In the case of large datasets, standard tools for visually analysing model state become limited. What is needed is a new set of tools that are capable of using all hardware efficiently to visualize the data. The challenge of this is combining fast I/O, and fast algorithms to end up with something that can visualized. This is likely a representable subset of all the data. The requirements for a visualization tool are partly already met by the existing LUE software. Algorithms useful in the context of simulation modelling can also be used for pre-processing data for visualization, for example.

Relevant technologies may be Dear ImGui and Vulkan, both of which are already used in the lue_view application. These topics do not require knowledge about the geographical domain.

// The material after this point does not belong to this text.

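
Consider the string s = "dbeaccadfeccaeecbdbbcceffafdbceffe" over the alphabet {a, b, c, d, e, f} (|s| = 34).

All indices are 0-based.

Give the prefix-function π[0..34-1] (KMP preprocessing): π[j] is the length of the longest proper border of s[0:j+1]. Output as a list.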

  • Visualize large rasters. Allow for fast zoom and pan.
  • Animate large rasters
  • On-the-fly computations of statistics
  • Support for exploratory data analysis. Link datasets by location in time and space.

Documentation

Good documentation (clear, complete) is very important, and it is currently lacking. If you are a master of the English language and keen on improving the current situation, then this topic is for you. LUE is the successor of the long-standing PCRaster software, which is documented extensively. Many LUE concepts, data structures, and operations are based on the PCRaster ones. This means that LUE documentation can be partly created by upgrading existing PCRaster documentation.

House style

If graphical design is your thing than we have a challenge for you because it is not exactly our thing. The LUE house style is currently non-existent, as you can probably tell. This means that designing a house style for the project is a greenfield project. You can have a big influence on the project's look and feel! This topic does not require knowledge about the geographical domain. The envisioned candidate has a background in graphical design.